Muchas personas habían oído hablar del cilindro y lo comentaban en sus momentos de ocio; pero es seguro que el extraño objeto no produjo la sensación que habría causado un ultimátum dado a Alemania.

El telegrama que mandó Henderson a Londres describiendo la abertura del proyectil fue considerado como una invención, y después de telegrafiar pidiendo que lo ratificara sin obtener respuesta, su diario decidió no imprimir una edición especial.

Dentro del círculo de cinco millas la mayoría de la gente no hizo nada. Yo he descrito la conducta de los hombres y mujeres con quienes hablé. En todo el distrito la gente cenaba tranquilamente; los trabajadores atendían sus jardines después de la labor del día; los niños eran llevados a la cama; los jóvenes paseaban por los senderos haciéndose el amor; los estudiantes leían sus textos.

Quizá hubiera ciertos murmullos en las calles de la villa y un tópico dominante en las tabernas. Aquí y allá aparecía un mensajero o algún testigo ocular, causando gran entusiasmo y muchos corros. Pero en su mayor parte continuó como siempre la rutina de trabajar, comer, beber y dormir... Parecía que el planeta Marte no existiera en el universo. Aun en la estación de Woking y en Horsell y Chobham ocurría esto.

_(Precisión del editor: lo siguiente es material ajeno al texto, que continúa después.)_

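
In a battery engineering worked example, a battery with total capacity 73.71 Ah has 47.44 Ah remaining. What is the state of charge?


SOC = (remaining / total) * 100 = (47.44 / 73.71) * 100 = 64.36%

64.36%


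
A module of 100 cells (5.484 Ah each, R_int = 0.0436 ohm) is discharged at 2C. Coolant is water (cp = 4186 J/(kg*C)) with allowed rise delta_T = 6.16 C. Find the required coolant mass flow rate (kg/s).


Step 1: I = 2 * 5.484 = 10.968 A
Step 2: Q_cell = I^2 * R = 10.968^2 * 0.0436 = 5.245 W
Step 3: Q_total = 100 * 5.245 = 524.5 W
Step 4: m_dot = Q_total / (cp * dT) = 524.5 / (4186 * 6.16) = 0.02034 kg/s

0.02034 kg/s


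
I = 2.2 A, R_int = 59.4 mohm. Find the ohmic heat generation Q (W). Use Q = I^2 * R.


Convert: R = 59.4 mohm = 0.0594 ohm
I^2 = 4.84
Q = 4.84 * 0.0594 = 0.2875 W

0.2875 W


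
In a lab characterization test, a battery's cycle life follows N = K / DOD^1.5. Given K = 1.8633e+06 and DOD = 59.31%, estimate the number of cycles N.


DOD^1.5 = 456.76
N = K / DOD^1.5 = 1.8633e+06 / 456.76 = 4079

4079 cycles


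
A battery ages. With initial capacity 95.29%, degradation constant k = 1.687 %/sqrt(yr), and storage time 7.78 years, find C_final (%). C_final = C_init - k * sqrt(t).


Step 1: sqrt(7.78 yr) = 2.7893
Step 2: drop = 1.687 * 2.7893 = 4.7055
Step 3: C_final = 95.29 - 4.7055 = 90.58%

90.58%


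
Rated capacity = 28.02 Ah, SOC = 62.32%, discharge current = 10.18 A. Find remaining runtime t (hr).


Step 1: remaining = SOC/100 * C_total = 62.32/100 * 28.02 = 17.462 Ah
Step 2: t = remaining / I = 17.462 / 10.18 = 1.715 hr

1.715 hr


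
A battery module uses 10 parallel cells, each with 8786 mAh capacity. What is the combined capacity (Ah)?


Convert: C_cell = 8786 mAh = 8.786 Ah
C_total = 10 * 8.786 = 87.86 Ah

87.86 Ah


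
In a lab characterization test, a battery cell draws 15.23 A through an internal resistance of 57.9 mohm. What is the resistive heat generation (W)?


Convert: R = 57.9 mohm = 0.0579 ohm
I^2 = 231.95
Q = 231.95 * 0.0579 = 13.43 W

13.43 W


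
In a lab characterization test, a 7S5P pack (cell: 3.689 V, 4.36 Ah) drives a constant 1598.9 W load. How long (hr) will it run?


Step 1: E_pack = Ns * V_cell * Np * C_cell = 7 * 3.689 * 5 * 4.36 = 562.94 Wh
Step 2: t = E_pack / P = 562.94 / 1598.9 = 0.3521 hr

0.3521 hr


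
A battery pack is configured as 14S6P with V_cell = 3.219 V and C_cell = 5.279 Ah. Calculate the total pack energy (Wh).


E = Ns * Vcell * Np * Ccell = 14 * 3.219 * 6 * 5.279 = 1427 Wh

1427 Wh


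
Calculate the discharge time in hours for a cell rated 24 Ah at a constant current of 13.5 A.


t = capacity / current = 24 / 13.5 = 1.778 hr

1.778 hr


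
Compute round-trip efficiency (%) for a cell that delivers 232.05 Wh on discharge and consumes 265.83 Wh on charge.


eta_e = E_dis / E_chg * 100 = 232.05 / 265.83 * 100 = 87.29%

87.29%


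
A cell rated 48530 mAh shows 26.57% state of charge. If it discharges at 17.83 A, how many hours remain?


Convert: C_total = 48530 mAh = 48.53 Ah
Step 1: remaining = SOC/100 * C_total = 26.57/100 * 48.53 = 12.894 Ah
Step 2: t = remaining / I = 12.894 / 17.83 = 0.7232 hr

0.7232 hr


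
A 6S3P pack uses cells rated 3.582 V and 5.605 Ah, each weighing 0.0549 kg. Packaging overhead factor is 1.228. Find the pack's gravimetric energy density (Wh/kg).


Step 1: V_pack = 6 * 3.582 = 21.492 V
Step 2: C_pack = 3 * 5.605 = 16.815 Ah
Step 3: E_pack = V_pack * C_pack = 21.492 * 16.815 = 361.39 Wh
Step 4: m_pack = 6 * 3 * 0.0549 * 1.228 = 1.2135 kg
Step 5: ED = E_pack / m_pack = 361.39 / 1.2135 = 297.8 Wh/kg

297.8 Wh/kg


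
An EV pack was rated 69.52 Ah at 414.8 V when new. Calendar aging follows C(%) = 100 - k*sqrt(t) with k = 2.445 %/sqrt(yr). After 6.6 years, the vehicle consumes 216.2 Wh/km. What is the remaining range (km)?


Step 1: capacity retention = 100 - 2.445 * sqrt(6.6) = 100 - 2.445 * 2.569 = 93.719%
Step 2: C_now = 69.52 * 93.719/100 = 65.153 Ah
Step 3: E_pack = V * C_now = 414.8 * 65.153 = 27025 Wh
Step 4: range = E_pack / consumption = 27025 / 216.2 = 125.0 km

125.0 km


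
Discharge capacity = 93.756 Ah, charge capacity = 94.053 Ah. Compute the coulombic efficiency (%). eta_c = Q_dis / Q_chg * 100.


Coulombic efficiency = 93.756/94.053 * 100% = 99.68%

99.68%


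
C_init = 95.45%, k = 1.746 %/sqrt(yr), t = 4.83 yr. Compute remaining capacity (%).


sqrt(t) = sqrt(4.83) = 2.1977
C_final = 95.45 - 1.746 * 2.1977 = 91.61%

91.61%


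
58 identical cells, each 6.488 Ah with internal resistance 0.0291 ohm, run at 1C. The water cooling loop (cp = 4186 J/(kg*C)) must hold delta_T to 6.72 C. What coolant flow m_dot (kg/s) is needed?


Step 1: I = 1 * 6.488 = 6.488 A
Step 2: Q_cell = I^2 * R = 6.488^2 * 0.0291 = 1.2249 W
Step 3: Q_total = 58 * 1.2249 = 71.044 W
Step 4: m_dot = Q_total / (cp * dT) = 71.044 / (4186 * 6.72) = 0.002526 kg/s

0.002526 kg/s


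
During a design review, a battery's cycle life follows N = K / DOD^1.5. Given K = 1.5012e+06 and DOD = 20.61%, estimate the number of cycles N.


Step 1: DOD^1.5 = 20.61^1.5 = 93.566
Step 2: N = 1.5012e+06 / 93.566 = 16040 cycles

16040 cycles


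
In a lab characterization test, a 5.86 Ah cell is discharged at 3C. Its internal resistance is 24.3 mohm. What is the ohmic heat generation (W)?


Convert: R = 24.3 mohm = 0.0243 ohm
Step 1: I = C_rate * capacity = 3 * 5.86 = 17.58 A
Step 2: Q = I^2 * R = 17.58^2 * 0.0243 = 309.06 * 0.0243 = 7.510 W

7.510 W


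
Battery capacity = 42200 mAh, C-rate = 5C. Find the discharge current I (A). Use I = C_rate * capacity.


Convert: capacity = 42200 mAh = 42.2 Ah
I = C_rate * capacity = 5 * 42.2 = 211 A

211 A


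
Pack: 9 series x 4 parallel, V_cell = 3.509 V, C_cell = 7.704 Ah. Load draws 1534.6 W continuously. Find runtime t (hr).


Step 1: E_pack = Ns * V_cell * Np * C_cell = 9 * 3.509 * 4 * 7.704 = 973.2 Wh
Step 2: t = E_pack / P = 973.2 / 1534.6 = 0.6342 hr

0.6342 hr


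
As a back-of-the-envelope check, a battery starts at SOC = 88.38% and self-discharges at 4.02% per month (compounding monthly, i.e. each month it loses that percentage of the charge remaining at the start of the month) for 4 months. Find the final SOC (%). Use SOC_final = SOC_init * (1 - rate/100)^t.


decay = (1 - 4.02/100)^4 = 0.84864
SOC_final = 88.38 * 0.84864 = 75.00%

75.00%


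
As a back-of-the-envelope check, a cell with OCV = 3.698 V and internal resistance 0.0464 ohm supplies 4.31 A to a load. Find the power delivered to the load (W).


Step 1: V_terminal = OCV - I*R = 3.698 - 4.31 * 0.0464 = 3.498 V
Step 2: P_out = V_terminal * I = 3.498 * 4.31 = 15.08 W

15.08 W


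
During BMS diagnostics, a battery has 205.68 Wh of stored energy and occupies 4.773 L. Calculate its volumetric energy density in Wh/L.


Volumetric ED = 205.68 Wh / 4.773 L = 43.09 Wh/L

43.09 Wh/L


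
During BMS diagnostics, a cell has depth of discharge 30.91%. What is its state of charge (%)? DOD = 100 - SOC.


SOC = 100 - DOD = 100 - 30.91 = 69.09%

69.09%


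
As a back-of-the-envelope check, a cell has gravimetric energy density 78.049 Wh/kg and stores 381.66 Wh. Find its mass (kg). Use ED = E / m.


m = E / ED = 381.66 / 78.049 = 4.890 kg

4.890 kg


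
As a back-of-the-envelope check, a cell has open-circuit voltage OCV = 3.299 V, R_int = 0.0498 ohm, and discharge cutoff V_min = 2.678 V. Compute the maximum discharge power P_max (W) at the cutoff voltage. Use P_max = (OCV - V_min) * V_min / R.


dV = OCV - V_min = 0.621 V (so I_max = dV / R)
P_max = dV * V_min / R = 0.621 * 2.678 / 0.0498 = 33.39 W

33.39 W


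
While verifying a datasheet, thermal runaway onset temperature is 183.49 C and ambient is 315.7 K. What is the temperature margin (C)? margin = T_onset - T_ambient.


Convert: T_ambient = 315.7 K = 42.55 C
margin = 183.49 - 42.55 = 140.94 C

140.94 C


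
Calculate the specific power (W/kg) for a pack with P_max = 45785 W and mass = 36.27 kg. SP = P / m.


Specific power = 45785 W / 36.27 kg = 1262 W/kg

1262 W/kg


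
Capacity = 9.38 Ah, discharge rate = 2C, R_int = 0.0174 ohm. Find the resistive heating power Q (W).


Step 1: I = C_rate * capacity = 2 * 9.38 = 18.76 A
Step 2: Q = I^2 * R = 18.76^2 * 0.0174 = 351.94 * 0.0174 = 6.124 W

6.124 W


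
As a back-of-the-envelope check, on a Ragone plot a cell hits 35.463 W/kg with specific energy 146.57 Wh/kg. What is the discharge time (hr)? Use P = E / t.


t = E / P = 146.57 / 35.463 = 4.133 hr

4.133 hr


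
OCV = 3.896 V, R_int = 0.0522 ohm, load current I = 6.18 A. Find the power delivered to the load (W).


Step 1: V_terminal = OCV - I*R = 3.896 - 6.18 * 0.0522 = 3.5734 V
Step 2: P_out = V_terminal * I = 3.5734 * 6.18 = 22.08 W

22.08 W


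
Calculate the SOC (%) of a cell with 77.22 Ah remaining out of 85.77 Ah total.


SOC = (remaining / total) * 100 = (77.22 / 85.77) * 100 = 90.03%

90.03%


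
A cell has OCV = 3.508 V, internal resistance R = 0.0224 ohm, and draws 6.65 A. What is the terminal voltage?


V = OCV - I*R = 3.508 - 6.65 * 0.0224 = 3.359 V

3.359 V


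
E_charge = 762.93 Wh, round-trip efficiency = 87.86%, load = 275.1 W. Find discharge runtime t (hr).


Step 1: E_discharge = eta/100 * E_charge = 87.86/100 * 762.93 = 670.31 Wh
Step 2: t = E_discharge / P = 670.31 / 275.1 = 2.437 hr

2.437 hr


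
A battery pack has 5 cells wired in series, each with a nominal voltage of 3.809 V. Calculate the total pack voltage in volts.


V_pack = n * V_cell = 5 * 3.809 = 19.045 V

19.045 V


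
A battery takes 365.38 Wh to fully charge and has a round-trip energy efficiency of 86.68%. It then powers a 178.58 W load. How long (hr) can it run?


Step 1: E_discharge = eta/100 * E_charge = 86.68/100 * 365.38 = 316.71 Wh
Step 2: t = E_discharge / P = 316.71 / 178.58 = 1.773 hr

1.773 hr


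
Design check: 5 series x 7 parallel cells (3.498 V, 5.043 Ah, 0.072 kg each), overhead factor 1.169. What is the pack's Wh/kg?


Step 1: V_pack = 5 * 3.498 = 17.49 V
Step 2: C_pack = 7 * 5.043 = 35.301 Ah
Step 3: E_pack = V_pack * C_pack = 17.49 * 35.301 = 617.41 Wh
Step 4: m_pack = 5 * 7 * 0.072 * 1.169 = 2.9459 kg
Step 5: ED = E_pack / m_pack = 617.41 / 2.9459 = 209.6 Wh/kg

209.6 Wh/kg


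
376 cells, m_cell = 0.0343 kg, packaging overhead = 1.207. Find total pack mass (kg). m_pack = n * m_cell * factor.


m_pack = n * m_cell * overhead = 376 * 0.0343 * 1.207 = 15.57 kg

15.57 kg


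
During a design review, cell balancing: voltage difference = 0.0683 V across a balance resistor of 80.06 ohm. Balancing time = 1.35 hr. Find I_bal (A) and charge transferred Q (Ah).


I_bal = dV / R = 0.0683 / 80.06 = 8.5311e-04 A
Q = I_bal * t = 8.5311e-04 * 1.35 = 0.001152 Ah

I=8.5311e-04 A, Q=0.001152 Ah


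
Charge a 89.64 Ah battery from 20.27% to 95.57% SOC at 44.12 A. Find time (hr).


Step 1: dSOC = 95.57% - 20.27% = 75.3%
Step 2: delta_Ah = 89.64 * 75.3 / 100 = 67.499 Ah
Step 3: t = 67.499 / 44.12 = 1.530 hr

1.530 hr


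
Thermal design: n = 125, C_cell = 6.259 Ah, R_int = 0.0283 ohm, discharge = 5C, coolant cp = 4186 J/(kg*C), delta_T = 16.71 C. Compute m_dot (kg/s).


Step 1: I = 5 * 6.259 = 31.295 A
Step 2: Q_cell = I^2 * R = 31.295^2 * 0.0283 = 27.716 W
Step 3: Q_total = 125 * 27.716 = 3464.5 W
Step 4: m_dot = Q_total / (cp * dT) = 3464.5 / (4186 * 16.71) = 0.04953 kg/s

0.04953 kg/s


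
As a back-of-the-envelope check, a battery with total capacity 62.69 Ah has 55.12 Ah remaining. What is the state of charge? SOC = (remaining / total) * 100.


SOC = (remaining / total) * 100 = (55.12 / 62.69) * 100 = 87.92%

87.92%


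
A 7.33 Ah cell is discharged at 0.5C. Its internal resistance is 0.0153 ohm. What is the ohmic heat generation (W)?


Step 1: I = C_rate * capacity = 0.5 * 7.33 = 3.665 A
Step 2: Q = I^2 * R = 3.665^2 * 0.0153 = 13.432 * 0.0153 = 0.2055 W

0.2055 W


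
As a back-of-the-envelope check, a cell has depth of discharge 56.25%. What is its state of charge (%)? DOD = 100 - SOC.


SOC = 100 - DOD = 100 - 56.25 = 43.75%

43.75%


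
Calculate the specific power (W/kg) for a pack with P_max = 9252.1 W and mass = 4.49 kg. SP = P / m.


SP = P / m = 9252.1 / 4.49 = 2061 W/kg

2061 W/kg


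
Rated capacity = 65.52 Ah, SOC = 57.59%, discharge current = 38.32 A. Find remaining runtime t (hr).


Step 1: remaining = SOC/100 * C_total = 57.59/100 * 65.52 = 37.733 Ah
Step 2: t = remaining / I = 37.733 / 38.32 = 0.9847 hr

0.9847 hr


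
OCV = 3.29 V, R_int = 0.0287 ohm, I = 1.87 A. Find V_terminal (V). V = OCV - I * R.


IR drop = 1.87 * 0.0287 = 0.053669 V
V = 3.29 - 0.053669 = 3.236 V

3.236 V


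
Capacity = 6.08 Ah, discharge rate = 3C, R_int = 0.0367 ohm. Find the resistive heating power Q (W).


Step 1: I = C_rate * capacity = 3 * 6.08 = 18.24 A
Step 2: Q = I^2 * R = 18.24^2 * 0.0367 = 332.7 * 0.0367 = 12.21 W

12.21 W


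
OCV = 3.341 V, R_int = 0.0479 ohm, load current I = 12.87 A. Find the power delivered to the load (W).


Step 1: V_terminal = OCV - I*R = 3.341 - 12.87 * 0.0479 = 2.7245 V
Step 2: P_out = V_terminal * I = 2.7245 * 12.87 = 35.06 W

35.06 W


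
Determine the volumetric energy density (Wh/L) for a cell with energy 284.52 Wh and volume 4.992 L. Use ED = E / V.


ED = E / V = 284.52 / 4.992 = 57.00 Wh/L

57.00 Wh/L


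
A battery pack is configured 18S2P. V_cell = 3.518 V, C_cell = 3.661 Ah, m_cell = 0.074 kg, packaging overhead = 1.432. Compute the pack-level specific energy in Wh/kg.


Step 1: V_pack = 18 * 3.518 = 63.324 V
Step 2: C_pack = 2 * 3.661 = 7.322 Ah
Step 3: E_pack = V_pack * C_pack = 63.324 * 7.322 = 463.66 Wh
Step 4: m_pack = 18 * 2 * 0.074 * 1.432 = 3.8148 kg
Step 5: ED = E_pack / m_pack = 463.66 / 3.8148 = 121.5 Wh/kg

121.5 Wh/kg


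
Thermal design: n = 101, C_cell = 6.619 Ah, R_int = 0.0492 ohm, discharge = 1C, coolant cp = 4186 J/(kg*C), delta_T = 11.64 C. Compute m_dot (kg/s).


Step 1: I = 1 * 6.619 = 6.619 A
Step 2: Q_cell = I^2 * R = 6.619^2 * 0.0492 = 2.1555 W
Step 3: Q_total = 101 * 2.1555 = 217.71 W
Step 4: m_dot = Q_total / (cp * dT) = 217.71 / (4186 * 11.64) = 0.004468 kg/s

0.004468 kg/s


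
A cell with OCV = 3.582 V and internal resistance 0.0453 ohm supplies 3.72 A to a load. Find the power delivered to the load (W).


Step 1: V_terminal = OCV - I*R = 3.582 - 3.72 * 0.0453 = 3.4135 V
Step 2: P_out = V_terminal * I = 3.4135 * 3.72 = 12.70 W

12.70 W


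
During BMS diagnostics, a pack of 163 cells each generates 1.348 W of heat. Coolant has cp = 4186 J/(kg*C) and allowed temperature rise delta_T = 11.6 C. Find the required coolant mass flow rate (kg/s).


Q_total = 163 * 1.348 = 219.72 W
m_dot = Q_total / (cp * dT) = 219.72 / (4186 * 11.6) = 0.004525 kg/s

0.004525 kg/s


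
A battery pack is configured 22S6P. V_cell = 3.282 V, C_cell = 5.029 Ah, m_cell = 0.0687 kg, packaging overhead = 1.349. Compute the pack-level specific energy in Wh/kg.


Step 1: V_pack = 22 * 3.282 = 72.204 V
Step 2: C_pack = 6 * 5.029 = 30.174 Ah
Step 3: E_pack = V_pack * C_pack = 72.204 * 30.174 = 2178.7 Wh
Step 4: m_pack = 22 * 6 * 0.0687 * 1.349 = 12.233 kg
Step 5: ED = E_pack / m_pack = 2178.7 / 12.233 = 178.1 Wh/kg

178.1 Wh/kg


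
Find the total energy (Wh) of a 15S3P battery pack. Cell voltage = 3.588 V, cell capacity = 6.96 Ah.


V_pack = 15 * 3.588 = 53.82 V
C_pack = 3 * 6.96 = 20.88 Ah
E = V_pack * C_pack = 53.82 * 20.88 = 1124 Wh

1124 Wh


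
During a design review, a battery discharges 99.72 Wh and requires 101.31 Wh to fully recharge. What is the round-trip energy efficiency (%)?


Round-trip efficiency = 99.72/101.31 * 100% = 98.43%

98.43%


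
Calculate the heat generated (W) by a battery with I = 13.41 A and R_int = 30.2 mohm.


Convert: R = 30.2 mohm = 0.0302 ohm
Q = I^2 * R = 13.41^2 * 0.0302 = 5.431 W

5.431 W


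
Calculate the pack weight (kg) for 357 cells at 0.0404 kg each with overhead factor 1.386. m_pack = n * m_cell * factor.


m_pack = n * m_cell * overhead = 357 * 0.0404 * 1.386 = 19.99 kg

19.99 kg


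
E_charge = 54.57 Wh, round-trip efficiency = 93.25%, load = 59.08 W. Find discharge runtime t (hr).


Step 1: E_discharge = eta/100 * E_charge = 93.25/100 * 54.57 = 50.887 Wh
Step 2: t = E_discharge / P = 50.887 / 59.08 = 0.8613 hr

0.8613 hr


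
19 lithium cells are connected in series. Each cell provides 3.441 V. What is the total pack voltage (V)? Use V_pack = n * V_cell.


V_pack = n * V_cell = 19 * 3.441 = 65.379 V

65.379 V


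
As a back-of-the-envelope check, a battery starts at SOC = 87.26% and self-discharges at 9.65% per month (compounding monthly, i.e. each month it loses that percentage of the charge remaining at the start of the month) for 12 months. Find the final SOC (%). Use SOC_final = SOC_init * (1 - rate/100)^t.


Monthly retention factor = 1 - 9.65/100 = 0.9035
Over 12 months: factor^12 = 0.2959
SOC_final = 87.26 * 0.2959 = 25.82%

25.82%


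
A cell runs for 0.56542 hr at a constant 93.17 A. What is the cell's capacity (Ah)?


C = I * t = 93.17 * 0.56542 = 52.68 Ah

52.68 Ah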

En el empalme Woking, hasta horas muy avanzadas, los trenes paraban y seguían viaje; los pasajeros descendían y subían a los vagones y todo marchaba como de costumbre. Un muchacho de la ciudad vendía diarios con las noticias de la tarde. El ruido seco de los parachoques al chocar y el agudo silbato de las locomotoras se mezclaban con sus gritos de “Hombres de Marte”.